DIAL IT UP, QUINTUS. Assuming for the sake of argument that Nick Saban's not some demonic cyborg sent from the future to show us the right way to play football -- an assumpation I'm not 100% willing to make, but we continue onward -- he had to have been wound tighter than damn drum leading up to the title game on Monday night. It's the natural human reaction to a moment of such intense personal and professional importance.
So consider that as a starting point, and then consider that he was apparently waiting all game to call the onside kick that swung the game in Alabama's favor.
Alabama waited.
"We had the discussion every time we kicked off," [special teams coach Bobby] Williams said. "It was there."
The first four times Williams went over, Saban wasn't ready.
"I set it up, I coach them, get it done," Williams said. "He makes the call."
The play doesn't have a cool code name. The fifth time Alabama had to kick off, Saban decided it was time.
"He just said, 'Let's do it.'" Griffith said.
Pictured, Nick Saban at long last calling for the onside kick.
BIG BOSS OF THE NAWTH. Tom Herman's rap reference game may be the sharpest of any college football coach, but he now has competition from North Texas' Seth Littrell.
"You can't hang out with chickens and expect to soar with Eagles."-Slim Thug- #SoarWithTheMeanGreen
— Seth Littrell (@SethLittrell) January 5, 2016
Keep this up and you might catch him at the Rose Bowl game in a four-door Range with a rose gold chain wrapped around his neck.

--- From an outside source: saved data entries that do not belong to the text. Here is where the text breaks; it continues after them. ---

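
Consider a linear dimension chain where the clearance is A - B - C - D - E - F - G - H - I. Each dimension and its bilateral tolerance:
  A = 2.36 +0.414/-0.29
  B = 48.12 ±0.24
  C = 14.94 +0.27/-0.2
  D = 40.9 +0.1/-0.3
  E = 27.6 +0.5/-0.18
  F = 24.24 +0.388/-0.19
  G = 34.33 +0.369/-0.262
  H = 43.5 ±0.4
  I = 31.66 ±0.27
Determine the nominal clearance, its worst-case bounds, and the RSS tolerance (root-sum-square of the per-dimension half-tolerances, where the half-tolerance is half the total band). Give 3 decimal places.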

This is all very important.
PETTY PETTY PETTY PETTY PETTY. UCLA reportedly offered their offensive coordinator job to Lane Kiffin, in a spectacularly petty attempt to bring in an actually pretty good offensive coordinator, one that would probably like to grind his boot heel on USC's nethers. Probably has something to do with firing him on a tarmac in the middle of the damn night, I don't know. Kiffin didn't take the job, but that's a five-star effort from the Bruins.
FAREWELL, O PERFECT WEAPON. Derrick Henry is leaving Alabama early to go into the NFL Draft. This should be the default setting for all running backs, let alone ones that got as many carries as Henry this year. Henry was the highest stage of evolution for the Alabama running back Pokemon class, and it's difficult to imagine a creature being better suited to ruining opposing teams to Nick Saban's exact specifications. Get paid.

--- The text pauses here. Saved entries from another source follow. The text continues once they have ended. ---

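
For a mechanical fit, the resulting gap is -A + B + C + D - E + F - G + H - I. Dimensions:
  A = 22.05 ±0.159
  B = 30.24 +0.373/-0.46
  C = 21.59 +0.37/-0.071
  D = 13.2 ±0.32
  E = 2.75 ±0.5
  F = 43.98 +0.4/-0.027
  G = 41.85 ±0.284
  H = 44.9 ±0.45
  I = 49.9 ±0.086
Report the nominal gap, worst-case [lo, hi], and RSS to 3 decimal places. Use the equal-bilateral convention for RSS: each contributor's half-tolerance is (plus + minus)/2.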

ETC. RIP Alan Rickman, stated perfectly by this Gawker headline as "star of everything he appeared in". He owned the damn screen anytime he was on it, whether he was being Snape, Hans Gruber, or Second Yorkshireman.
*They're not going to treat him well, this sucks. There's always room at the inn for you here, Chip. Just chill with the daily urine sample thing.